Costs to Watch Out For on a Second Mortgage

Just like a first mortgage a second mortgage has various costs associated with it (maybe even a little more). In addition to the APR these can include appraisal fees, points, application fees, closing costs and title searches. In many cases these costs can be built into the second mortgage but it's necessary to talk to multiple lenders to get a better understanding of what these costs should be. One of the most important costs to be wary of is the APR. The interest you pay on your second mortgage will determine, in large part, what your payment is. If you have a fixed rate second mortgage your payment has been predetermined. If you have an adjustable rate second mortgage you'll want to make sure you know what the adjustment period is, the interest rate cap, the margin and the index that will be used to calculate your interest rate (see Adjustable Rate Mortgages for more info.).

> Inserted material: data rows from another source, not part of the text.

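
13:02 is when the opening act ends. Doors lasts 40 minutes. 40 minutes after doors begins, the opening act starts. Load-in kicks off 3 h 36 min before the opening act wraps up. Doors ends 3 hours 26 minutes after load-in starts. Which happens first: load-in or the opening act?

Load-in starts at 13:02 − 216 min = 09:26.
Doors ends at 09:26 + 206 min = 12:52.
Doors starts at 12:52 − 40 min = 12:12.
The opening act starts at 12:12 + 40 min = 12:52.
Load-in starts at 09:26 and the opening act starts at 12:52, so load-in is first.

load-in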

Other Things to Watch For on a Second Mortgage

Second mortgages operate much like a first mortgage but may include some extra functions that could cause problems if attention isn't paid to them. Before closing on a second mortgage be sure to ask about default penalties, prepayment penalties and balloon payments. Default penalties are much like credit card default penalties but can have a much more severe effect. This can occur in the event of a late or missed payment. Prepayment penalties are a lenders way of making money even if you don't keep the mortgage for the entire term. Ideally, you want to have no prepayment penalty in case you need to refinance or sell the home. A balloon payment is definitely something that needs to watched out for. Often lenders will try to entice a borrower with a ridiculously low payment at first and one large payment due at the end of the loan. In most cases borrowers aren't prepared for the final lump sum payment and get into trouble. Always keep in mind that if it sounds too good to be true then it probably is.